Analysis of sustainability practices at recent Olympics supports Müller’s observation that “The grand claim to organise ‘the greenest Games ever’” has become “almost de rigueur for mega-event hosts”, even though so often it “rings hollow”2. Müller found that the 2014 Sochi Games actually led to irreversible environmental destruction and, due to substandard governance, failed to meet the sustainability goals delineated in the original bid. The Rio 2016 Olympics met a similar fate. While Rio’s bid books promised to clean up the notoriously polluted Guanabara Bay, which would host the Olympic sailing and windsurfing competitions, by treating more than 80% of the sewage that flowed into the bay, nothing of the sort transpired. Ahead of the Games, an Associated Press investigation revealed that every single Olympic water venue was unsafe; waterways were riddled with human waste that delivered perilously high levels of viruses and bacteria4. To make way for a ski run at the 2018 Pyeongchang Winter Olympics, an ancient forest was chopped down. Jung Woo Lee found that the Games actually achieved “economic and ecological unsustainability”, and that “the economic and ecological problems caused by the Olympic development are still on-going”6. While Tokyo 2020 bidders rhetorically prioritized ecological recovery in Fukushima Prefecture — which was slammed with a tsunami, earthquake and nuclear meltdown in 2011 — follow-through has lagged. Today, Fukushima resembles a capitalist sacrifice zone for the climate-change era7.

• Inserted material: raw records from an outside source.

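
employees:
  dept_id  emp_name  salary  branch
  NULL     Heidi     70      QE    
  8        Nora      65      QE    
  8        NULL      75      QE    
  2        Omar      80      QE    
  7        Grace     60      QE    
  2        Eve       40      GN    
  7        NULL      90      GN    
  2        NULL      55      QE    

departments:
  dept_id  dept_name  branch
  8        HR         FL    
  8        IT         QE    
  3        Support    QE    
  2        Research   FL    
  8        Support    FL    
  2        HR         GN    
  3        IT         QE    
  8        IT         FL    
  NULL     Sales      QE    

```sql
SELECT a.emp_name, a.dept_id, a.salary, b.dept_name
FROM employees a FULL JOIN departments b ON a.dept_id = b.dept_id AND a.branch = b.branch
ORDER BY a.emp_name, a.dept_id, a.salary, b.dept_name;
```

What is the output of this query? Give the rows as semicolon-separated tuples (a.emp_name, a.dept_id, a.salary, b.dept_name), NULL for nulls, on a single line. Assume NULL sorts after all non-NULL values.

(Eve, 2, 40, HR); (Grace, 7, 60, NULL); (Heidi, NULL, 70, NULL); (Nora, 8, 65, IT); (Omar, 2, 80, NULL); (NULL, 2, 55, NULL); (NULL, 7, 90, NULL); (NULL, 8, 75, IT); (NULL, NULL, NULL, HR); (NULL, NULL, NULL, IT); (NULL, NULL, NULL, IT); (NULL, NULL, NULL, Research); (NULL, NULL, NULL, Sales); (NULL, NULL, NULL, Support); (NULL, NULL, NULL, Support)

FULL OUTER JOIN keeps every row from both sides; unmatched rows get NULL for the other side's columns.
Matching on a.dept_id = b.dept_id AND a.branch = b.branch. A NULL in a compared column never satisfies the condition.
Matched pairs: 3; unmatched a rows kept: 5; unmatched b rows kept: 7.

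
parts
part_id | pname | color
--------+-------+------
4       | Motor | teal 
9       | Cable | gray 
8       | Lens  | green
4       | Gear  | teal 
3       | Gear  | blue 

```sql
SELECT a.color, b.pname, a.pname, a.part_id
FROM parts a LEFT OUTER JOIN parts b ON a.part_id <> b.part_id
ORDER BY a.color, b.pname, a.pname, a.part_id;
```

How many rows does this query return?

18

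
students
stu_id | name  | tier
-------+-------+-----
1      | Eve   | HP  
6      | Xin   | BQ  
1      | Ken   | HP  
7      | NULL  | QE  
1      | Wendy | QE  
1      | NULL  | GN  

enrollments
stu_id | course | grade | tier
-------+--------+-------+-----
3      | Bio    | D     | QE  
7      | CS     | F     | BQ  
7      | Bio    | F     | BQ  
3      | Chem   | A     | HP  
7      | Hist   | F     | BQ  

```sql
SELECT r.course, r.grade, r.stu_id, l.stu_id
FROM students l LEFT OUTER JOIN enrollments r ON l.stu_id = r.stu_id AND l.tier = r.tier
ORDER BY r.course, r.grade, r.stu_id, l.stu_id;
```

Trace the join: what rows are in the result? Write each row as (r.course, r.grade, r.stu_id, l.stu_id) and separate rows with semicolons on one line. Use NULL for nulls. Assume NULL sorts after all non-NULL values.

(NULL, NULL, NULL, 1); (NULL, NULL, NULL, 1); (NULL, NULL, NULL, 1); (NULL, NULL, NULL, 1); (NULL, NULL, NULL, 6); (NULL, NULL, NULL, 7)

LEFT JOIN keeps every row from `students`; unmatched rows get NULL for `enrollments`'s columns.
Matching on l.stu_id = r.stu_id AND l.tier = r.tier.
- l[0] stu_id=1, tier=HP → no match; kept with NULLs on the r side.
- l[1] stu_id=6, tier=BQ → no match; kept with NULLs on the r side.
- l[2] stu_id=1, tier=HP → no match; kept with NULLs on the r side.
- l[3] stu_id=7, tier=QE → no match; kept with NULLs on the r side.
- l[4] stu_id=1, tier=QE → no match; kept with NULLs on the r side.
- l[5] stu_id=1, tier=GN → no match; kept with NULLs on the r side.
After projecting and ordering:
r.course | r.grade | r.stu_id | l.stu_id
NULL | NULL | NULL | 1
NULL | NULL | NULL | 1
NULL | NULL | NULL | 1
NULL | NULL | NULL | 1
NULL | NULL | NULL | 6
NULL | NULL | NULL | 7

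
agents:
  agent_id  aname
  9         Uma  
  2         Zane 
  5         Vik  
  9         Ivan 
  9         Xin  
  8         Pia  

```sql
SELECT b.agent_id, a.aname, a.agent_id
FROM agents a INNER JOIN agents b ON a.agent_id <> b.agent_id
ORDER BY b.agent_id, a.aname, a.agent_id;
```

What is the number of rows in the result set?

24

INNER JOIN keeps only pairs where the ON condition holds.
Matching on a.agent_id <> b.agent_id.
- a (agent_id=9) pairs with 3 row(s) of b.
- a (agent_id=2) pairs with 5 row(s) of b.
- a (agent_id=5) pairs with 5 row(s) of b.
- a (agent_id=9) pairs with 3 row(s) of b.
- a (agent_id=9) pairs with 3 row(s) of b.
- a (agent_id=8) pairs with 5 row(s) of b.
Total: 24 rows.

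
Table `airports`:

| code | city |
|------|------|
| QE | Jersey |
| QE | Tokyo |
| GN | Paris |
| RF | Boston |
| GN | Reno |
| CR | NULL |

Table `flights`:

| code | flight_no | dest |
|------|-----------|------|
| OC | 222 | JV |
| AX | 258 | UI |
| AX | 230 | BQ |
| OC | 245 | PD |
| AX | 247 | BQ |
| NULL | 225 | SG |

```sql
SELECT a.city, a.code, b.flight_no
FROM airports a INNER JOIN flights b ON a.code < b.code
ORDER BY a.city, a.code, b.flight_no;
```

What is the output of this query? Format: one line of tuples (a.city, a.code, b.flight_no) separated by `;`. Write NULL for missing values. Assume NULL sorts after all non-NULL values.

INNER JOIN keeps only pairs where the ON condition holds.
Matching on a.code < b.code. A NULL in a compared column never satisfies the condition.
- a row (code=QE): no match → dropped.
- a row (code=QE): no match → dropped.
- a row (code=GN): matches 2 b row(s) → 2 output row(s).
- a row (code=RF): no match → dropped.
- a row (code=GN): matches 2 b row(s) → 2 output row(s).
- a row (code=CR): matches 2 b row(s) → 2 output row(s).
After projecting and ordering:
a.city | a.code | b.flight_no
Paris | GN | 222
Paris | GN | 245
Reno | GN | 222
Reno | GN | 245
NULL | CR | 222
NULL | CR | 245

(Paris, GN, 222); (Paris, GN, 245); (Reno, GN, 222); (Reno, GN, 245); (NULL, CR, 222); (NULL, CR, 245)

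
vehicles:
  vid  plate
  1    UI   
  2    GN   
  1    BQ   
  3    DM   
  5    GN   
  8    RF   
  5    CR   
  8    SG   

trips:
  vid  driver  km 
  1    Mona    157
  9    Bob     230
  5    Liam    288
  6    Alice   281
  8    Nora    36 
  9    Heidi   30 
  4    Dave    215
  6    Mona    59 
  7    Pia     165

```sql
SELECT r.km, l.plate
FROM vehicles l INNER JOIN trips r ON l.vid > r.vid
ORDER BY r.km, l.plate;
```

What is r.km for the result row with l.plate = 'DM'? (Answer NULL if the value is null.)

157

INNER JOIN keeps only pairs where the ON condition holds.
Matching on l.vid > r.vid.
Matched pairs: 18.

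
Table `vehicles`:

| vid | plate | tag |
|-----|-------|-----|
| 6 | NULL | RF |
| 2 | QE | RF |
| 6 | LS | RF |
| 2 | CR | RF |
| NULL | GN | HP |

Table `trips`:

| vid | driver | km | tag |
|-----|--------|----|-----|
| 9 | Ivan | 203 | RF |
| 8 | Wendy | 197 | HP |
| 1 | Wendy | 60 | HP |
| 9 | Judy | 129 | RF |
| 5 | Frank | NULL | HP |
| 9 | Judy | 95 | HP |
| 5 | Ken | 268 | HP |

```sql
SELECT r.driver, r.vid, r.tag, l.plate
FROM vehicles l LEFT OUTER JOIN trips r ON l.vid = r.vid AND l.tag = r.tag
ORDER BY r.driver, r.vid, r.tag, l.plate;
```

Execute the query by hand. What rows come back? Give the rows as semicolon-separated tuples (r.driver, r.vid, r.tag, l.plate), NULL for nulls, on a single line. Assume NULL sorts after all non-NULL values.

(NULL, NULL, NULL, CR); (NULL, NULL, NULL, GN); (NULL, NULL, NULL, LS); (NULL, NULL, NULL, QE); (NULL, NULL, NULL, NULL)

LEFT JOIN keeps every row from `vehicles`; unmatched rows get NULL for `trips`'s columns.
Matching on l.vid = r.vid AND l.tag = r.tag. A NULL in a compared column never satisfies the condition.
- l row (vid=6, tag=RF): no match → kept, r columns NULL.
- l row (vid=2, tag=RF): no match → kept, r columns NULL.
- l row (vid=6, tag=RF): no match → kept, r columns NULL.
- l row (vid=2, tag=RF): no match → kept, r columns NULL.
- l row (vid=NULL, tag=HP): no match → kept, r columns NULL.
After projecting and ordering:
r.driver | r.vid | r.tag | l.plate
NULL | NULL | NULL | CR
NULL | NULL | NULL | GN
NULL | NULL | NULL | LS
NULL | NULL | NULL | QE
NULL | NULL | NULL | NULL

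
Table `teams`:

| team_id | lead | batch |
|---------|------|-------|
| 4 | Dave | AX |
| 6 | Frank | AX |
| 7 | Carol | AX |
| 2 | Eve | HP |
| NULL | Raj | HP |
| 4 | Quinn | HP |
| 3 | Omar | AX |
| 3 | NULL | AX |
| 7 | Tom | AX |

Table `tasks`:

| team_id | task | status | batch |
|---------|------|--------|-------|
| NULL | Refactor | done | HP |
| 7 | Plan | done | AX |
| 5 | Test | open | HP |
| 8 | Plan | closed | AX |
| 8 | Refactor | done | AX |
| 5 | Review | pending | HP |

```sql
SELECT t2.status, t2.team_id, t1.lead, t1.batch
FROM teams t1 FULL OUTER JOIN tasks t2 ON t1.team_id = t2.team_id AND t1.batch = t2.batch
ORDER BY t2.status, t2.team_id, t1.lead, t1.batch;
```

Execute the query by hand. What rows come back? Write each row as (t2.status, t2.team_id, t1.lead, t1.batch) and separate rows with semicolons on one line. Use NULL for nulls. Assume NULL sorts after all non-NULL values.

(closed, 8, NULL, NULL); (done, 7, Carol, AX); (done, 7, Tom, AX); (done, 8, NULL, NULL); (done, NULL, NULL, NULL); (open, 5, NULL, NULL); (pending, 5, NULL, NULL); (NULL, NULL, Dave, AX); (NULL, NULL, Eve, HP); (NULL, NULL, Frank, AX); (NULL, NULL, Omar, AX); (NULL, NULL, Quinn, HP); (NULL, NULL, Raj, HP); (NULL, NULL, NULL, AX)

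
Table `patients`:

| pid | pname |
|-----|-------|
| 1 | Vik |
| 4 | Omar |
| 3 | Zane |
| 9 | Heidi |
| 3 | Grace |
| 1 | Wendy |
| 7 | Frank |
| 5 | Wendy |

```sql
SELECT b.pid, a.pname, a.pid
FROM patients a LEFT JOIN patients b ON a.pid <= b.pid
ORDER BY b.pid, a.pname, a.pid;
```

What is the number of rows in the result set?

38

LEFT JOIN keeps every row from `patients a`; unmatched rows get NULL for `patients b`'s columns.
Matching on a.pid <= b.pid.
Matched pairs: 38; unmatched a rows kept: 0.
Total: 38 rows.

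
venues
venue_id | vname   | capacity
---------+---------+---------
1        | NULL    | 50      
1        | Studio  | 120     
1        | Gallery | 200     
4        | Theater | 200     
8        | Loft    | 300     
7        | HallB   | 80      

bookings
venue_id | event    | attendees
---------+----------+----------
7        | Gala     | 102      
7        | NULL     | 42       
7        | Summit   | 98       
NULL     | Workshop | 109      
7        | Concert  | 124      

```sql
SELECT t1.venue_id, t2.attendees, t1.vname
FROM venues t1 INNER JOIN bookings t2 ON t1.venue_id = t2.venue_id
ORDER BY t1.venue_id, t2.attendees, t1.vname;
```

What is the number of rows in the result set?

INNER JOIN keeps only pairs where the ON condition holds.
Matching on t1.venue_id = t2.venue_id. A NULL in a compared column never satisfies the condition.
Matched pairs: 4.
Total: 4 rows.

4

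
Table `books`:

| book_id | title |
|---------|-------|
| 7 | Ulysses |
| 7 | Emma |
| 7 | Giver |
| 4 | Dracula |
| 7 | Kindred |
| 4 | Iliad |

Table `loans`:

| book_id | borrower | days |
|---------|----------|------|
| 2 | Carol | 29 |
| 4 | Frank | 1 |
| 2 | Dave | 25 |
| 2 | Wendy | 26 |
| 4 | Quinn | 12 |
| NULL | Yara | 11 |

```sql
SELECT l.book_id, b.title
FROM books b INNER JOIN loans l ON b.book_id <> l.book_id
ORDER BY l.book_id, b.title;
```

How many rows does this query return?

26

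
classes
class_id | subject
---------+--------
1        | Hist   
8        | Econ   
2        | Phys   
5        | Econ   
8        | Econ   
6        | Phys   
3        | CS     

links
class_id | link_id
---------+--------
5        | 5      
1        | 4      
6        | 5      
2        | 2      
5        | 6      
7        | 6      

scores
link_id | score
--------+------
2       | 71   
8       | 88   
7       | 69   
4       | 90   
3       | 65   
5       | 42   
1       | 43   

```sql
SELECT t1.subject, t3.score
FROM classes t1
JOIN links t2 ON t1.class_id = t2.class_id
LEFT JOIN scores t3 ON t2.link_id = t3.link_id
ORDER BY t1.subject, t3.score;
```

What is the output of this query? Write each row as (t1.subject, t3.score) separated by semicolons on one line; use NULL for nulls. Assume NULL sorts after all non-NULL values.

Joins associate left-to-right: classes INNER JOIN links on class_id gives 5 intermediate row(s).
Then LEFT JOIN `scores t3` on link_id: each of those 5 rows is kept; rows whose t2.link_id has no match in t3 get NULL for t3's columns.

(Econ, 42); (Econ, NULL); (Hist, 90); (Phys, 42); (Phys, 71)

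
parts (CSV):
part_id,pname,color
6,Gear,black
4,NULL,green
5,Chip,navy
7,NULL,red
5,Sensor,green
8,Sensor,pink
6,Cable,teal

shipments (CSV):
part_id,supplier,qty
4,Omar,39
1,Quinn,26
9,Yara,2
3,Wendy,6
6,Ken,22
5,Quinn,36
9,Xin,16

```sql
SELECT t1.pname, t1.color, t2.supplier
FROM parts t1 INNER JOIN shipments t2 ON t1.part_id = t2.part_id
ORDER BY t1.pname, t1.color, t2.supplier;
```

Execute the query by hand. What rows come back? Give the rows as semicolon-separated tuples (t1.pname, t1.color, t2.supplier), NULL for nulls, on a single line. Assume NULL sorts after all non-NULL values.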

In Greenwashing Sport8, Toby Miller distils the dynamics at the core of the sports mega-event industrial complex: “Sports are complicit in two ways with both climate change itself and our failures to deal with it. On the one hand, they are directly responsible for significant carbon footprints and ecological crimes, via stadium construction and energy use, player and spectator travel, animal mistreatment, and media coverage. They endeavor to legitimize the harm they cause by promoting themselves as good environmental citizens. On the other hand, they accept sponsorship from the supremely craven gas and petroleum industries, thereby imbuing those extractive corporations with a positive image by embedding them within the everyday pleasures of sport. Taken together, such activities amount to serious greenwashing”.

The analysis by Müller et al. operationalizes potential greenwashing while bestowing weighty implications for Olympic organizers who have allowed a chasm to develop between sustainability word and deed. The study also supplies political grist for anti-Olympics activists who have long argued that negative externalities emerging from the Olympics — such as gentrification, displacement and the militarization of public space — affect both social and economic sustainability. Today, anti-Games activists with NON aux JO 2024 à Paris are fighting the construction of a media village in an ecologically sensitive zone. The 2028 Olympics, scheduled for Los Angeles, have been energetically challenged by the group NOlympics LA, which has made gentrification and eviction centrepieces of its fightback. The sustainability battles promise to grind on.